I realized that it was wrong to expect people to live the way I thought they should. I should not have expectations for other people and then be disappointed when they don't meet the expectations I unconsciously wanted them to live up to.
While this article is directed toward wives, having unreasonable expectations can affect any type of relationship. These 5 signs can help anyone evaluate if they are expecting too much from someone else.
You catalogue his faults
If you have a running list of all of your spouse's weaknesses, you probably have a tendency to expect perfection from him (which is impossible). Everyone should be allowed to make mistakes and have weaknesses, including your husband. He should be trying to overcome his faults, but when you dwell on them, it can actually be detrimental to his efforts to beat them.
Instead, make a list of all the great things about your man and try to expect these good qualities from him.
You aren't vocally communicating
If you aren't telling your husband what you're thinking or feeling but you're still expecting him to respond to these thoughts and feelings, your expectations are too high. Your husband is not a mind reader. Don't pretend that he is.
Make sure you communicate to your husband both the negative and the positive so that you aren't expecting him to respond to your unspoken thoughts.

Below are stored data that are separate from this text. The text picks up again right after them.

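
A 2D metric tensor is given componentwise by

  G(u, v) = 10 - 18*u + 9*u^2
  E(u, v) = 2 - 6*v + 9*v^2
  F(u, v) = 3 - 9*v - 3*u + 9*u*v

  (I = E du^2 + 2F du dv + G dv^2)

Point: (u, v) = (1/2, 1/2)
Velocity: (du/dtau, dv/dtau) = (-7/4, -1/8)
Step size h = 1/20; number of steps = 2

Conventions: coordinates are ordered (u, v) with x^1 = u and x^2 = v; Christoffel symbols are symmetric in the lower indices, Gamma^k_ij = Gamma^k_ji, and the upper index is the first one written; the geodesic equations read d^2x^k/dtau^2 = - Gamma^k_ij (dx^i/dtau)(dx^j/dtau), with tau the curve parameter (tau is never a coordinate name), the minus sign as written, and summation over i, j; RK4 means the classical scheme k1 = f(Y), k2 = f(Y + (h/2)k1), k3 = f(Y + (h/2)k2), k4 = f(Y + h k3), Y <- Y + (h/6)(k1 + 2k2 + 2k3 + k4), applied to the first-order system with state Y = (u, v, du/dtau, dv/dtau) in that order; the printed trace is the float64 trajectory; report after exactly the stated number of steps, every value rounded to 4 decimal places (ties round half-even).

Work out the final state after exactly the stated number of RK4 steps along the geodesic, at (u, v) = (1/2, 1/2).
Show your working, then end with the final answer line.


f(Y) = (du/dtau, dv/dtau, -Gamma^u_ij Y'^i Y'^j, -Gamma^v_ij Y'^i Y'^j) with the Gammas evaluated at the stage position; h = 0.050000; intermediate values shown to 6 dp
step 0: u = 0.5000, v = 0.5000, du/dtau = -1.7500, dv/dtau = -0.1250
step 1:
  k1: at (u, v) = (0.500000, 0.500000), (du/dtau, dv/dtau) = (-1.750000, -0.125000); Gamma_uuu = 0.000000, Gamma_uuv = 0.428571, Gamma_uvv = 0.000000, Gamma_vuu = 0.000000, Gamma_vuv = -1.285714, Gamma_vvv = 0.000000; k1 = (-1.750000, -0.125000, -0.187500, 0.562500)
  k2: at (u, v) = (0.456250, 0.496875), (du/dtau, dv/dtau) = (-1.754687, -0.110937); Gamma_uuu = 0.000000, Gamma_uuv = 0.377240, Gamma_uvv = 0.000000, Gamma_vuu = 0.000000, Gamma_vuv = -1.254264, Gamma_vvv = 0.000000; k2 = (-1.754687, -0.110937, -0.146868, 0.488312)
  k3: at (u, v) = (0.456133, 0.497227), (du/dtau, dv/dtau) = (-1.753672, -0.112792); Gamma_uuu = 0.000000, Gamma_uuv = 0.377840, Gamma_uvv = 0.000000, Gamma_vuu = 0.000000, Gamma_vuv = -1.253833, Gamma_vvv = 0.000000; k3 = (-1.753672, -0.112792, -0.149474, 0.496018)
  k4: at (u, v) = (0.412316, 0.494360), (du/dtau, dv/dtau) = (-1.757474, -0.100199); Gamma_uuu = 0.000000, Gamma_uuv = 0.333795, Gamma_uvv = 0.000000, Gamma_vuu = 0.000000, Gamma_vuv = -1.218217, Gamma_vvv = 0.000000; k4 = (-1.757474, -0.100199, -0.117561, 0.429050)
  Y <- Y + (h/6)(k1 + 2k2 + 2k3 + k4): u = 0.4123, v = 0.4944, du/dtau = -1.7575, dv/dtau = -0.1003
step 2:
  k1: at (u, v) = (0.412298, 0.494395), (du/dtau, dv/dtau) = (-1.757481, -0.100332); Gamma_uuu = 0.000000, Gamma_uuv = 0.333844, Gamma_uvv = 0.000000, Gamma_vuu = 0.000000, Gamma_vuv = -1.218173, Gamma_vvv = 0.000000; k1 = (-1.757481, -0.100332, -0.117734, 0.429603)
  k2: at (u, v) = (0.368361, 0.491886), (du/dtau, dv/dtau) = (-1.760425, -0.089592); Gamma_uuu = 0.000000, Gamma_uuv = 0.296240, Gamma_uvv = 0.000000, Gamma_vuu = 0.000000, Gamma_vuv = -1.180153, Gamma_vvv = 0.000000; k2 = (-1.760425, -0.089592, -0.093445, 0.372265)
  k3: at (u, v) = (0.368288, 0.492155), (du/dtau, dv/dtau) = (-1.759817, -0.091025); Gamma_uuu = 0.000000, Gamma_uuv = 0.296643, Gamma_uvv = 0.000000, Gamma_vuu = 0.000000, Gamma_vuv = -1.179898, Gamma_vvv = 0.000000; k3 = (-1.759817, -0.091025, -0.095037, 0.378009)
  k4: at (u, v) = (0.324308, 0.489843), (du/dtau, dv/dtau) = (-1.762233, -0.081431); Gamma_uuu = 0.000000, Gamma_uuv = 0.264300, Gamma_uvv = 0.000000, Gamma_vuu = 0.000000, Gamma_vuv = -1.141051, Gamma_vvv = 0.000000; k4 = (-1.762233, -0.081431, -0.075855, 0.327483)
  Y <- Y + (h/6)(k1 + 2k2 + 2k3 + k4): u = 0.3243, v = 0.4899, du/dtau = -1.7622, dv/dtau = -0.0815

Answer: u = 0.3243, v = 0.4899, du/dtau = -1.7622, dv/dtau = -0.0815


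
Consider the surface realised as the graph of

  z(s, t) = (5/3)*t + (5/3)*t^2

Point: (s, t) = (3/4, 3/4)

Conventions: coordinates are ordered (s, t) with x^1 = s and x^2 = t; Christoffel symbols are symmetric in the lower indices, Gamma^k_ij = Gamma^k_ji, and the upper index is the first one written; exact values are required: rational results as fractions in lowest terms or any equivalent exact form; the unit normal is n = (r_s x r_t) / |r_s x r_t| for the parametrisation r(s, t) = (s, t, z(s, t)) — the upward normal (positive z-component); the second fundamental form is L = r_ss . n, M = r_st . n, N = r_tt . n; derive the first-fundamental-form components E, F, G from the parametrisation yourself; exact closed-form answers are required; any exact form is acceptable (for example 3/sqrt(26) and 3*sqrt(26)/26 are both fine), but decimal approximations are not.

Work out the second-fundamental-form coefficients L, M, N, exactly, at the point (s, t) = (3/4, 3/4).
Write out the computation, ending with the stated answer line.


z_s = 0, z_t = 25/6, z_ss = 0, z_st = 0, z_tt = 10/3
E = 1, F = 0, G = 661/36; answer radicand W^2 = 661/36
unnormalised second-form numerators: l = 0, m = 0, n = 10/3; L = l/sqrt(661/36), and similarly M = m/sqrt(W^2), N = n/sqrt(W^2)

Answer: L = 0, M = 0, N = 20*sqrt(661)/661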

You hate not being top priority
Of course your husband should put you before your kids, friends, and work but sometimes, you just can't be the top priority. Occasionally there's someone in need who requires his attention more than you do. Sometimes there may be a project at work that needs to take him away from time with you.
You definitely shouldn't consistently be in last place for your husband's attention, but if you always expect to be number 1, you're expecting too much from him.
You're stuck in the comparison game
You picked him, and you're committed to him; this person is your husband. It's not okay to compare him to another man. You can't expect him to bring you home flowers every night like Brenda's husband or clean the bathroom on Saturdays like Amy's. That would be comparing their husbands' strengths to your man's weaknesses. Comparing your husband to other men neglects your husband's strengths.
You're not married to Amy's husband, so quit expecting him to act like her husband. Your man is great in his own way.
You wonder if he's good enough for you
Again, through comparison you may be setting your expectations too high. Just like comparing your husband to other men creates unreasonable expectations, comparing him to yourself can do the same thing. If you think that you deserve better than him, maybe you're forgetting about your own weaknesses.
Expect him to be himself, not you. After all, that's why partnerships are so great; it's a joining two people with complimentary strengths and weaknesses.